Edwards: I am a regular guy. I don’t believe any of it. I mean after you survive something like D.C., and you saw what happened to so many people who did the right thing and lost their careers … Five people who kind of alerted the public lost their jobs. That’s why I say, good people, heroic people, are getting fired for doing the right thing. So in time you learn that for every thousand people that go this path only one comes out of it whole to the extent that I am whole. So you don’t really feel like — what you feel like is you’re honoring the sacrifice of all the people that did not make it, all the kids.
VB: Why do you think you came out whole?
Edwards: Well, I’m world class stubborn. If there was a gold medal for stubbornness … I was lucky. I was smart. I had everything going for me. I mean the MacArthur money, [a $500,000 genius grant from the John D. and Catherine T. MacArthur Foundation] that was a big deal. So I really did have everything imaginable … The betrayal of these agencies of the public trust is so profound and disturbing … The horror of this injustice, you don’t’ feel like celebrating or that you won anything. You just desperately try to prevent it from happening again. The EPA to this day has not apologized, has not acknowledged its role in what happened in D.C. or Flint. Until that happens there is no hope that another Flint will not occur. It will occur. The miracle in Flint was they got caught.
VB: And they got caught because a mother picked up the phone?
Edwards: Yes, and we were here ready to do the unthinkable. In a billion years they never thought someone would do what we did. You know we’re not in a position to do it again. This costs a lot of money …

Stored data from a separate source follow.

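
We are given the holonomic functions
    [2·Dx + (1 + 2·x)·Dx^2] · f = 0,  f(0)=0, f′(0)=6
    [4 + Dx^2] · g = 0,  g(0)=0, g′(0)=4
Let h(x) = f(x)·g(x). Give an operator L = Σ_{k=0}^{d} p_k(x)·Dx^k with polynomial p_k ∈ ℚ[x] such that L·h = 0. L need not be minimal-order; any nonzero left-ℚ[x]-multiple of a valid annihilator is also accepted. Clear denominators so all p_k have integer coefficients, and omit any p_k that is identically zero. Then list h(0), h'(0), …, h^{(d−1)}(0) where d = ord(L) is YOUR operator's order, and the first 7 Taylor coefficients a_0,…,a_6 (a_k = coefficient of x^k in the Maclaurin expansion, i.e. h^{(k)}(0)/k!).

L = (-48 + 192·x + 1216·x^2 + 2048·x^3 + 1024·x^4) + (32 + 320·x + 768·x^2 + 512·x^3)·Dx + (160·x + 672·x^2 + 1024·x^3 + 512·x^4)·Dx^2 + (8 + 80·x + 192·x^2 + 128·x^3)·Dx^3 + (3 + 28·x + 92·x^2 + 128·x^3 + 64·x^4)·Dx^4  (order 4).
h: a_k = 0, 0, 24, -24, 16, -32, 176/3, …
ICs: h(0) = 0, h′(0) = 0, h′′(0) = 48, h′′′(0) = -144.

f: a_k = 0, 6, -6, 8, -12, 96/5, -32, …
g: a_k = 0, 4, 0, -8/3, 0, 8/15, 0, …
Product ⇒ symmetric product L₀, ord ≤ 4.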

VB: I read that you spent a quarter of million dollars (from his discretionary research funds at Virginia Tech) helping to expose the Flint water crisis? Did you get some of that back?
Edwards: We got back about $160,000 [ from a crowdfunding initiative] … The total we paid as of February amounts to six person years of effort for Flint. I haven’t written a grant in a year basically. It’s not just what you paid, and what you didn’t get back. It’s also how much time you’re spending on it without your cash flows drying up. Again, I’ve got no complaints. It was priceless. It had to be done. There’s so much more work to be done and so, you know, the whole celebrity thing, it’s kind of interesting how many people are fascinated by it.
VB: Because so many people stumble and fall when they become celebrities?
Edwards: Well, maybe yeah. That will never happen. If you’re a survivor …
VB: That’s how you see yourself, as a survivor?
Edwards: Absolutely. If you read about the Greatest Generation, those guys that survived World War II, they didn’t think they were heroes. They just felt lucky they came home. I’ve seen some really horrible things. It’s not hard to stay grounded, especially when you’re surrounded by good people.